The meals in the study were designed and administered by the university’s human nutrition research group, prepared by a professional local chef, and eaten at home by clinical trial participants to reflect daily dietary patterns. Very few feeding trials have examined how highly processed foods affect the health of Americans. The first large study, conducted entirely within a research center, compared diets consisting almost entirely of highly processed foods with diets without any. This second trial tested a more realistic change, reducing highly processed foods from about half of daily calories to about 15 percent in nutritionally balanced menus for free-living seniors in the United States.
“Older adults often face metabolic challenges as appetite and energy needs shift,” said Dey, senior author and principal investigator of the study. “We saw that when the intake of ultra-processed food was reduced, total calories and markers of metabolic risk also fell.”
Saba Vaezi, a postdoctoral researcher in Dey’s lab and first author of the collaborative study, said the findings show that simple substitutions, rather than a restrictive diet, can make measurable differences. “Participants didn’t count calories or follow complicated weight loss guidelines,” he said.
Solid study plan
The study is among a handful of tightly controlled feeding trials in free-living older adults that:
- Try two low-to-no-process diets that align with the Dietary Guidelines for Americans. One involves a meat-based diet (lean pork) and the other a plant-based diet (lentils).

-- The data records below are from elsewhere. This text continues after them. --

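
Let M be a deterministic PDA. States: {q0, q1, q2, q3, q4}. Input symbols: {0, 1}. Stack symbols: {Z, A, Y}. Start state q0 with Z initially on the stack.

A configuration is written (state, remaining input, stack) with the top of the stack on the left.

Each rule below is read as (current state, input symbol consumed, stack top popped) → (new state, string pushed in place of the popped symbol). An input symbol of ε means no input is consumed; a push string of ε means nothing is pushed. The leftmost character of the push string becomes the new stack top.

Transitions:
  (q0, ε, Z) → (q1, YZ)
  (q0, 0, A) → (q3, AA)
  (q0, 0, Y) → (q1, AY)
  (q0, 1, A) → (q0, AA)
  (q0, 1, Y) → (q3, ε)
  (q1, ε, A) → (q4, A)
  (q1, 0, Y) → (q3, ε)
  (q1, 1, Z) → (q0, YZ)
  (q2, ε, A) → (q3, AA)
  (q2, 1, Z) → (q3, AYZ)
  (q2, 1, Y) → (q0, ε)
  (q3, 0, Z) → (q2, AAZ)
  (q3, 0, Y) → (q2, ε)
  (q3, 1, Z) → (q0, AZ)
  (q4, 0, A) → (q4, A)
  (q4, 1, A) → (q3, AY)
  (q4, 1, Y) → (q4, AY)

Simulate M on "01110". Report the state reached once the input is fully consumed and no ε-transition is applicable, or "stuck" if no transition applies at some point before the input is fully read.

(q0, 01110, Z)
  ε-move, top Z: go to q1, push YZ → (q1, 01110, YZ)
  read 0, top Y: go to q3, push ε → (q3, 1110, Z)
  read 1, top Z: go to q0, push AZ → (q0, 110, AZ)
  read 1, top A: go to q0, push AA → (q0, 10, AAZ)
  read 1, top A: go to q0, push AA → (q0, 0, AAAZ)
  read 0, top A: go to q3, push AA → (q3, ε, AAAAZ)
All input consumed; M is in state q3.

q3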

- Match diets for calories, protein, fat, carbohydrates, fiber and other key nutrients. a few well-known highly processed items were included sparingly to support adherence.

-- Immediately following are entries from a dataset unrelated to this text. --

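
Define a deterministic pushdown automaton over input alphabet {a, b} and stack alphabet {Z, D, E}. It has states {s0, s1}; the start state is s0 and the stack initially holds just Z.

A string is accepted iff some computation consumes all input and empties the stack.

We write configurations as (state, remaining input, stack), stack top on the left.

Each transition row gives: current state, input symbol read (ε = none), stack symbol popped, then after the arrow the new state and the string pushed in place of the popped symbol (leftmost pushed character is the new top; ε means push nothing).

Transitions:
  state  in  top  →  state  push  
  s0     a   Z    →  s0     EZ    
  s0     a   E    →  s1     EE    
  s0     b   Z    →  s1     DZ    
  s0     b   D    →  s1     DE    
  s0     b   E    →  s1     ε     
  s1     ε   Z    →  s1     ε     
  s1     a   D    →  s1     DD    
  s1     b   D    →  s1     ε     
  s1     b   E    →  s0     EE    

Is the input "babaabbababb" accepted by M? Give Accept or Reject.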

- Prepared and served more than twelve thousand pre-portioned meals from scratch to study participants. The team measured daily food intake, metabolic, hormonal and physical outcomes, with a subgroup followed for about a year after the intervention.
The elderly completed an 18-week feeding study with two diet periods of eight weeks each, separated by a short break of at least two weeks. Every meal and snack was fully prepared and provided to eat at home. One diet was based on meat, with pork as the main source of protein, and the other was plant-based, focusing on lentils, beans and peas. Both followed the dietary goals of the Dietary Guidelines for Americans.
An accompanying method paper published by Dey and her team at Current Developments in Nutrition confirmed strong participant compliance and described the complex operations that made this real-world feeding study possible.
Findings and implications
On average, participants spontaneously reduced their calorie intake and experienced approximately 10% loss in body fat and 13% loss in abdominal fat across both phases of the diet, along with a 23% improvement in insulin sensitivity and favorable changes in inflammatory markers and nutrient-sensing hormone levels. Daily caloric intake was reduced by about 400 calories per day, even without calorie restriction guidelines. These results suggest that replacing highly processed foods with minimally processed ones may improve metabolic efficiency and body composition in older adults, in the context of balanced diets aligned with US guidelines. The study also demonstrates that high nutrition quality and lower processing can be achieved in practical take-home meal plans.
The researchers note that the 18-week trial included a small sample of 36 participants who completed the study, and that larger studies are needed to confirm long-term results. At the one-year follow-up, when the participants’ ultra-processed food intake was gradually increased again, many of the metabolic improvements seen during the trial faded, suggesting that the benefits depended on continued reductions in ultra-processed foods. However, the consistency of effects across both dietary patterns underscores the central role of food processing in metabolic health.
“This study goes beyond the usual debate about whether plant-based or animal-based diets are better,” Dey said. “Both can promote health when foods are simply prepared and nutritionally balanced.”